Pour l’empire centre-européen, tout ira vite de mal en pis. Sur les 2,4 millions de soldats mobilisés à l’été de 1914, il y aura 1,1 million de tués, prisonniers ou disparus dès le mois de décembre suivant.
L’aide allemande améliorera pour quelques mois le sort militaire austro-hongrois, jusqu’à l’ouverture d’un nouveau front par l’Italie en mai 1915.
La guerre avait eu parmi ses origines la question des nationalités dans le patchwork austro-hongrois. La défaite de l’empire des Habsbourg après quatre ans de combats et de souffrances va dissoudre cet ensemble, dépecé en plusieurs pays par les traités de l’après-guerre.
Insignes arrachés
Les soldats et les officiers qui reviennent à Vienne entre 1918 et 1920 sont des vaincus particulièrement amers. “Personne ne les remerciait, il n’y avait plus d’empereur, et la nouvelle Autriche ne voulait rien avoir à faire avec eux”, explique Christian Ortner.
“Certains ont eu leurs insignes arrachés dans les gares, des officiers se sont fait confisquer leurs épées, synonyme de déshonneur. Ils n’étaient pas des héros, ils étaient des reliques de l’ordre ancien, des personae non gratae”.
Pour bien des officiers d’extraction aristocratique, ce sera aussi la ruine, leurs propriétés agricoles se trouvant désormais derrière des frontières étrangères.
Tous ces réprouvés étaient des proies faciles pour la radicalisation de droite ou de gauche, dans un contexte économique catastrophique.
“Le pays était déchiré et n’a plus retrouvé le calme”, conclut M. Orner.
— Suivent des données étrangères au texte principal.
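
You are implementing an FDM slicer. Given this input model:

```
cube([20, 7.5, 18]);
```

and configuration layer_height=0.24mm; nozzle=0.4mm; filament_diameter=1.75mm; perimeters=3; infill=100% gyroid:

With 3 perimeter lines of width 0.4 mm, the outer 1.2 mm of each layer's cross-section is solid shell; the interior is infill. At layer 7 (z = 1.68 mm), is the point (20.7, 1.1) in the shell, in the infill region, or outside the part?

outside

At z = 1.68 mm: the cube (footprint 20×7.5) is included at this height. Overall, the cross-section is a single solid region. The nearest boundary edge runs (20.00, 0.00)→(20.00, 7.50); distance from the point to it = 0.70 mm. The point is not inside any of the regions above, so it lies outside the cross-section (0.70 mm from the nearest boundary).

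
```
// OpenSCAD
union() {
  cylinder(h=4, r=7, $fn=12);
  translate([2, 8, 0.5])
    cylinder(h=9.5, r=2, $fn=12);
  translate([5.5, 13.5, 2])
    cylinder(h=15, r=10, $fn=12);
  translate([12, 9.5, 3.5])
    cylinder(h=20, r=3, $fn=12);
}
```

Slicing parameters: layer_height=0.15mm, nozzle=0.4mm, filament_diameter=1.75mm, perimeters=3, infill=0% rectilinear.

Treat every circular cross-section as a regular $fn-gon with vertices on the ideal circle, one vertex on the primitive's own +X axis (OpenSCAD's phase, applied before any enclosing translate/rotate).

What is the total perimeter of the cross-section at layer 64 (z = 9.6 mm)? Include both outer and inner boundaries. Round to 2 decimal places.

At z = 9.6 mm: the cylinder is absent (z outside [0, 4]); the r=2 cylinder at (2, 8) contributes a regular 12-gon of circumradius 2 (perimeter = 2·12·2.000·sin(180°/12) = 12.42 mm); the r=10 cylinder at (5.5, 13.5) contributes a regular 12-gon of circumradius 10 (perimeter = 2·12·10.000·sin(180°/12) = 62.12 mm); the r=3 cylinder at (12, 9.5) gives a regular 12-gon of circumradius 3 (constant along its height) (perimeter = 2·12·3.000·sin(180°/12) = 18.63 mm); Combining (union): the regions partially overlap (shared area 36.55 mm²), so the edge portions inside another operand are dropped and the merged outline is re-measured after clipping — boundary = 62.77 mm. Overall, the cross-section is a single solid region. Total boundary length (outer) = 62.77 mm.

62.77 mm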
Cela finira par l’austrofascisme, une guerre civile en 1934, et l’Anschluss (annexion) par l’Allemagne nazie en 1938, qui entraînera l’Autriche dans une nouvelle débâcle avec l’effondrement du IIIe Reich en 1945.
“Catastrophe originelle”
Comme en Allemagne, ces événements dramatiques vont éclipser le souvenir de la Première Guerre mondiale dans la mémoire des Autrichiens, qui ne commémorent guère la “catastrophe originelle” du 20e siècle. Même si, rappelle M.Ortner, l’effondrement de l’Empire austro-hongrois en 1918 a aussi eu des effets positifs: “le suffrage universel a été introduit, les femmes ont obtenu le droit de vote, un système démocratique où tous étaient libres et égaux a été mis en place, balayant le régime nobiliaire” de l’empire.
Pour le centenaire du conflit toutefois, l’Autriche a organisé une série de rétrospectives historiques ou artistiques, et inauguré une nouvelle exposition permanente au Musée de l’armée à vienne.
Et le 28 juin, une centaine de descendants de la dynastie des Habsbourg ont commémoré l’attentat de Sarajevo dans le château où François Ferdinand et son épouse sont enterrés.
“L’Empire exerce aujourd’hui une certaine attraction romantique”, note Christian Ortner.